There are no paths or signs to guide visitors through the maze of impossible shapes, but the walking is easy and the gawking is plentiful. Creature comforts, however, are non-existent.
“It’s definitely a pick your own adventure place,” Allison said. “It’s definitely for folks who are able to get out on their own and take care of themselves on their own and figure it out on their own.”
And for the wilderness wanderers, Ah-Shi-Sle-Pah is perfect.
“It’s what a lot of people are looking for,” he said. “To enjoy wilderness on its own terms without any hand-holding.”
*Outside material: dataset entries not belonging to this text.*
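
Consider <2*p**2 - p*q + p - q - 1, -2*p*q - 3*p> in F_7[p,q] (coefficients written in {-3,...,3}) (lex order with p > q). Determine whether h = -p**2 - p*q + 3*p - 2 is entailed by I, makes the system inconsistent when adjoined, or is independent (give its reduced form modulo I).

Adjoining -p**2 - p*q + 3*p - 2 makes the ideal the whole ring: the system is inconsistent.

First compute the reduced Gröbner basis of I by Buchberger's algorithm.
f_1 = 2*p**2 - p*q + p - q - 1, LT = p**2.
f_2 = -2*p*q - 3*p, LT = p*q.

S(f_1,f_2): lcm = p**2*q. S = 2*p**2 + 3*p*q**2 - 3*p*q + 3*q**2 + 3*q.
  reduce S modulo (f_1, f_2):
  remainder 3*q**2 - 3*q + 1 ≠ 0; add k_3 = 3*q**2 - 3*q + 1 to the basis.

The other S-polynomials (S(f_1,k_3), S(f_2,k_3)) all reduce to 0 modulo the current basis, so we have a Gröbner basis.
Inter-reduce: drop elements whose leading term is divisible by another's, tail-reduce, and make monic.
Reduced Gröbner basis: {p**2 + 3*p + 3*q + 3, p*q - 2*p, q**2 - q - 2}.
Label its elements g_1 = p**2 + 3*p + 3*q + 3, g_2 = p*q - 2*p, g_3 = q**2 - q - 2.

Reduce h = -p**2 - p*q + 3*p - 2 modulo G:
  leading term p**2: subtract (-1)·g_1 from -p**2 - p*q + 3*p - 2 → -p*q - p + 3*q + 1
  leading term p*q: subtract (-1)·g_2 from -p*q - p + 3*q + 1 → -3*p + 3*q + 1
  leading term p: no divisor's leading term divides it; move -3*p to the remainder.
  leading term q: no divisor's leading term divides it; move 3*q to the remainder.
  leading term 1: no divisor's leading term divides it; move 1 to the remainder.
  normal form = -3*p + 3*q + 1.
The normal form is nonzero, so h ∉ I. Since h minus its normal form lies in I, I + (h) = I + (r) where r = -3*p + 3*q + 1; decide whether this ideal is the whole ring.
Run Buchberger on G together with r (pairs among the g_i already reduce to 0 since G is a Gröbner basis):
g_1 = p**2 + 3*p + 3*q + 3, LT = p**2.
g_2 = p*q - 2*p, LT = p*q.
g_3 = q**2 - q - 2, LT = q**2.
r = -3*p + 3*q + 1, LT = p.

S(g_1,r): lcm = p**2. S = p*q + p + 3*q + 3.
  reduce S modulo (g_1, g_2, g_3, r):
  remainder -q - 3 ≠ 0; add m_5 = -q - 3 to the basis.

S(g_2,r): lcm = p*q. S = -2*p + q**2 - 2*q.
  reduce S modulo (g_1, g_2, g_3, r, m_5):
  remainder 1 ≠ 0; add m_6 = 1 to the basis.

The other S-polynomials (S(g_1,g_2), S(g_1,g_3), S(g_2,g_3), S(g_3,r), S(g_1,m_5), S(g_2,m_5), S(g_3,m_5), S(r,m_5), S(g_1,m_6), S(g_2,m_6), S(g_3,m_6), S(r,m_6), S(m_5,m_6)) all reduce to 0 modulo the current basis, so we have a Gröbner basis.
Inter-reduce: drop elements whose leading term is divisible by another's, tail-reduce, and make monic.
Reduced Gröbner basis: {1}.
The reduced Gröbner basis of I + (h) is {1}: the ideal is the whole ring, so the enlarged system has no common solution — adjoining h is inconsistent.

Ideal membership is decidable via reduction modulo a Gröbner basis.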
The area had been known for three striking formations, Alien Throne, King of Wings and Valley of Dreams, Allison said, but with land managers overseeing a confusing checkerboard of property boundaries, all three fall outside the Ah-Shi-Sle-Pah. This remains particularly important now as COVID-19 practices have the Navajo Nation still closed to outsiders.
“It’s really important in the area to know who the land owner is,” he said. “You don’t want to be trespassing on Navajo lands without permission.”
Given the lack of signs and fences, however, this can be a challenge, although Allison recommended the use of the bureau’s hunting and recreation maps app (blm.gov/maps) that do a pretty good job of delineating an area’s overseer.
The main, but informal, trailhead off of County Road 7800, about 15 miles from New Mexico 550, provides ready access to the southern edge wilderness area via a half-mile walk.
“Walk to the north, walking across sage brush and plains and you get to the edge of the badlands area,” Allison said. “It’s pretty spectacular because the badlands stretch out in front of you.”
Yellowed sandstone caps cover stems of softer mudstone that eroded away, forming the savage scenery that looks more at home in a science fiction movie.
Ah-Shi-Sle-Pah Wash is lined on both sides by one intense formation after another, flashing a veritable rainbow of colors from bright oranges and yellows to muddy browns to shades of white and deep indigo.
Petrified wood abounds (do not take any), in the form of chips and logs, and even stumps complete with roots. The area is rife with fossils of both plant and animal life dating back millions of years, Allison said. Dinosaur bones have been discovered throughout the area.
“For me, in the Ah-Shi-Sle-Pah, it’s all kind of near,” he said. “Maybe there’s not anything more significantly spectacular than anything else.”
Given its remoteness, the area makes a wonderful site for star- gazing and nighttime photography. People may backpack and stay overnight, but there are no water sources, so it’s necessary to pack it all in.
“It’s a small enough wilderness that you can hike across it in a day,” Allison said. “We do have a lot of folks who do disbursed camping in vehicles, but an important thing to remember is do not drive into the wilderness. Another good thing to mention, drones are not allowed into federal wilderness areas.”
The effort to be there overnight, however, is well worth it.
“We get a lot of visitation, for night skies,” Allison said. “The night skies are pretty spectacular in that area because of the lack of light pollution. People enjoy the amazing night skies and when there is a full moon, you don’t even need a light to see and walk around. A lot of people enjoy the photography of the badlands at night during a new moon. That’s a really popular activity.”